Lucy Alexander, the mother of Felix, wrote an open letter to the public, published in the Worcester News, to draw attention to the effects of cyberbullying.


She explained how it had affected Felix, making him feel socially isolated. She said that her boy was,

Badly damaged by the abuse, isolation, and unkindness he had experienced, that he was unable to see just how many people truly cared for him.

In the letter, Alexander said she was not writing for sympathy but for the sake of other children who were also being bullied.

And it’s not hard to see why she wrote the letter. If left unchecked, cyberbullying would continue to cause more suicides among young people. However, the Duke of Cambridge has something to say about it.

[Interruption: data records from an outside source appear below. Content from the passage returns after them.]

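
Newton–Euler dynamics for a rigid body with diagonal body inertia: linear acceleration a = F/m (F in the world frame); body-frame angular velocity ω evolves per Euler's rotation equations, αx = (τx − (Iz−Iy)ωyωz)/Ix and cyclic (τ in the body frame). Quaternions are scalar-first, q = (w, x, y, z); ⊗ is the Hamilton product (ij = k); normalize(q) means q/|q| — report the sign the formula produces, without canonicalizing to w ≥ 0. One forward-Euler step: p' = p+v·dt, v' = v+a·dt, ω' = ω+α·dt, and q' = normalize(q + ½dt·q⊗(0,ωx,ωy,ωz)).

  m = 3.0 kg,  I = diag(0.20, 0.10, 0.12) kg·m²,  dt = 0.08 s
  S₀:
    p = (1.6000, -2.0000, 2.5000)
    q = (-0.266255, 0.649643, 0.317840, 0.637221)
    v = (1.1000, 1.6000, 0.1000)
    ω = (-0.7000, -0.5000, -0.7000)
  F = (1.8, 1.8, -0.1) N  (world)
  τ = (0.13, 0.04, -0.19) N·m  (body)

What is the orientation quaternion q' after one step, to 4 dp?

q' = (-0.2236, 0.6603, 0.3232, 0.6400)

2q̇ = q⊗(0,ω) = (1.0597248, 0.2825010, 0.1418229, 0.0840450)
updated quaternion q' = (-0.2236, 0.6603, 0.3232, 0.6400)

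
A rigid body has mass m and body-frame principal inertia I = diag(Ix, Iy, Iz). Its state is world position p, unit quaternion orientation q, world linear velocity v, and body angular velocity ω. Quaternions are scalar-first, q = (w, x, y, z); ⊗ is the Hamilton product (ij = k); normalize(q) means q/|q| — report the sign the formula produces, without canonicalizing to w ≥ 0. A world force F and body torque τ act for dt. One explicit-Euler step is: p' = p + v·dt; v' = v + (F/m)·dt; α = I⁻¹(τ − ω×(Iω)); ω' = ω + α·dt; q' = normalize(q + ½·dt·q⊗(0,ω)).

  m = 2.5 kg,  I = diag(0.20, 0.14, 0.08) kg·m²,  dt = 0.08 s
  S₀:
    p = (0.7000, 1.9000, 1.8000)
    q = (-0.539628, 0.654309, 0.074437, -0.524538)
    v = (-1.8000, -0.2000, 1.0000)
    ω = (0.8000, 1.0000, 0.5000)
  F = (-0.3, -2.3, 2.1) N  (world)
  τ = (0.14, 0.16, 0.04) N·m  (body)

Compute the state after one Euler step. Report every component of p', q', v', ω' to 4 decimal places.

p' = (0.5560, 1.8840, 1.8800)
q' = (-0.5522, 0.6585, 0.0229, -0.5108)
v' = (-1.8096, -0.2736, 1.0672)
ω' = (0.8680, 1.0640, 0.5880)

p' = p + v·dt = (0.5560, 1.8840, 1.8800)
new velocity v' = (-1.8096, -0.2736, 1.0672)
(τ − ω×Iω)/I = (0.8500, 0.8000, 1.1000)
ω' = ω + α·dt = (0.8680, 1.0640, 0.5880)
2q̇ = q⊗(0,ω) = (-0.3356152, 0.1300541, -1.2864129, 0.3249454)
updated quaternion q' = (-0.5522, 0.6585, 0.0229, -0.5108)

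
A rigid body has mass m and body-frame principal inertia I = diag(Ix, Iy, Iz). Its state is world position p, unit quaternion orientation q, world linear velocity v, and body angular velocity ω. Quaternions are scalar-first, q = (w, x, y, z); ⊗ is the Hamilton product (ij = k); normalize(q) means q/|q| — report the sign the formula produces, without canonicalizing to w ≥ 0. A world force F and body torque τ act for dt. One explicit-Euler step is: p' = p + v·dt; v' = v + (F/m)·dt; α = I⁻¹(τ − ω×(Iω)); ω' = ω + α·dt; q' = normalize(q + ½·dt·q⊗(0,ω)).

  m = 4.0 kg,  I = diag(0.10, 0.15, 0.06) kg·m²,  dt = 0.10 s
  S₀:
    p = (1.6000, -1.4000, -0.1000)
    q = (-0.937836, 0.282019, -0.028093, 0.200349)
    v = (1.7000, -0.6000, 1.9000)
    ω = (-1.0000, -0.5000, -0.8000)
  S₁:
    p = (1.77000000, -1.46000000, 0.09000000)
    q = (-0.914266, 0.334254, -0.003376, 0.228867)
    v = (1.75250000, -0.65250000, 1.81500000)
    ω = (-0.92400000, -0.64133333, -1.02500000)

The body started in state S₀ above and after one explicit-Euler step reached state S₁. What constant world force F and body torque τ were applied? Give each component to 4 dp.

Δv = v₁−v₀ = (0.05250000, -0.05250000, -0.08500000)
applied force F = (2.1000, -2.1000, -3.4000)
rate change Δω = (0.07600000, -0.14133333, -0.22500000)
ω₀×(Iω₀) = (-0.0360, 0.0320, 0.0250)
τ = I·(Δω/dt) + ω₀×(Iω₀) = (0.0400, -0.1800, -0.1100)

F = (2.1000, -2.1000, -3.4000)
τ = (0.0400, -0.1800, -0.1100)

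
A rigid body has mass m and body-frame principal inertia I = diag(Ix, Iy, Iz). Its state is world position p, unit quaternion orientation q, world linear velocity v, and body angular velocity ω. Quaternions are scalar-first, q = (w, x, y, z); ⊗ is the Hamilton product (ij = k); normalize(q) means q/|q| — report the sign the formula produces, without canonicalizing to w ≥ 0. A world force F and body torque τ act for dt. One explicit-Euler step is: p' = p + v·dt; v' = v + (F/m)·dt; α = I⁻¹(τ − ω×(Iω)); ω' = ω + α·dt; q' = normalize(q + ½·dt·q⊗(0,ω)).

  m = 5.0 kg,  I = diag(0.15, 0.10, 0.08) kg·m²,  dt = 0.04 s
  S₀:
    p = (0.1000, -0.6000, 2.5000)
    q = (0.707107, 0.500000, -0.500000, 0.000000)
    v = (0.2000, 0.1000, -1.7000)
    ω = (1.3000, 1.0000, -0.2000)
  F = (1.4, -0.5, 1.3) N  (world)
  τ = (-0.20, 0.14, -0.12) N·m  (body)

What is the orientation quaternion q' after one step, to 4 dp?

2q̇ = q⊗(0,ω) = (-0.1500000, 1.0192391, 0.8071070, 1.0085786)
q' = normalize(q + ½dt·q⊗(0,ω)) = (0.7037, 0.5201, -0.4836, 0.0202)

q' = (0.7037, 0.5201, -0.4836, 0.0202)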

The Duke’s plan to combat cyberbullying

Lucy Alexander’s open letter caught the attention of Prince William, The Duke of Cambridge.

Felix’s touching story piqued his interest and the problem of cyberbullying became a passion project for him. He partnered with social media giants, such as Facebook and Snapchat, and launched a guide for children on how to cope with a "banter escalation scenario" to help combat cyberbullying.

This project brings together organizations, such as broadband companies, Apple, Facebook, Google, Snapchat, and Twitter, work with the NSPCC and Diana Award to announce a code of conduct for the internet, urging young people to "stop, speak, support."


It asks young people to stop and consider what the situation is before joining in negative activity online, speak to an adult, report about any abuse if they are concerned, and offer support to an individual being targeted.

This project sees the UK become the first country to take a stand, make a plan of action to tackle cyberbullying, and come up with a national code of conduct for the internet.

Ahead of the launch, in a video filmed to put a spotlight on the project, Lucy Alexander told William about her son, Felix. She said:

Social media was his life, … It was the way everyone communicated, and if you weren’t on it, you were isolated. If he was invited to a party, someone would text saying: ‘You don’t want to invite him. Everyone hates him’. And all he saw was negative. He saw himself as stupid and ugly. It just ate away at him inside, I think, but I had no idea of the depth of his despair at all.

In the same breath though, she said she feels called to a higher assignment in life with this turn of event.

Also, Chloe Hines, a campaigner and member of the Taskforce Youth panel, who was a victim of cyberbullying, shared her experience. She explained that she began to self-harm in order to deal with how she felt. She, however, found relief in songwriting, saying:

It was songwriting that made me realize that my life was worth living.

The Duke of Cambridge also drew attention to the dangers of cyberbullying – its anonymity and the fact that it is tough to detect and curb, unlike bullying on a regular playground.

It’s great to see Prince William as well as the entire UK taking a step to end this menace. It’s our hope that other countries follow their worthy example.